UAW workers have sacrificed much of their hard-earned salaries and benefits to help save these failing giants (and have already voiced willingness to make more sacrifices). After all, taking a pay cut is better than taking no pay at all. But while workers on the line have been cutting back on food, healthcare, and education for their families, the executives continued jetting around on fat bonuses and multi-million dollar salaries.

It never occurred to the Detroit 3 executives that they might sacrifice a little today for a better tomorrow until they shuffled into the capitol building two weeks ago, stepping off their corporate jets with hats in hand, asking for a handout and instead were treated to a dressing down. Their capitol cronies will surely give them their payola -- but they will join the bailout beneficiaries club only after suitable hazing. After all, what member of Congress would miss an opportunity to bolster their standing back home by publicly humiliating Detroit's finest tycoons.

When the Big 3 CEOs truckled into the beltway in ostensibly ultramodern hybrid vehicles, they paraded more of their cars of yesterday. Ford CEO Alan Mulally drove a Ford Escape Hybrid, and GM CEO Rick Wagoner drove a Chevrolet Malibu Hybrid. Both cars have a MPG (mile per gallon) rating roughly equal to the gas-drivenHonda Accord. The Ford Escape Hybrid cannot run on electric-only power above 25 mph. The Chevrolet Malibu Hybrid cannot run on electric-only power at all. Toyota and Honda have edged out the Big 3 automakers -- both in gas-driven and hybrid cars.

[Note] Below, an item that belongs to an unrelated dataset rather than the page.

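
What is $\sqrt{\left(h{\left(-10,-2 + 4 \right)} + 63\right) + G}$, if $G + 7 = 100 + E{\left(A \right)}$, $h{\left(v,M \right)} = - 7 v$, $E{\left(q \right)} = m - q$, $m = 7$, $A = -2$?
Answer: $\sqrt{235} \approx 15.33$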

The $1 salaries the Big 3 CEOs are purporting are also part of the illusion. Ford CEO Alan Mulally madea public showing of accepting only a $1 salary in 2006, but he actually earned $7.9 million that year in other compensation. The CEOs of companies like Google and Apple have gotten rich on $1 salaries. This is not their first rodeo bailout.

The so-called 'Detroit problem' is not going to change without changing the executive culture of Detroit. Just like NASCAR, the Big 3 are going to go round and round in 500 circles before finally realizing the answer is to turn in the other direction.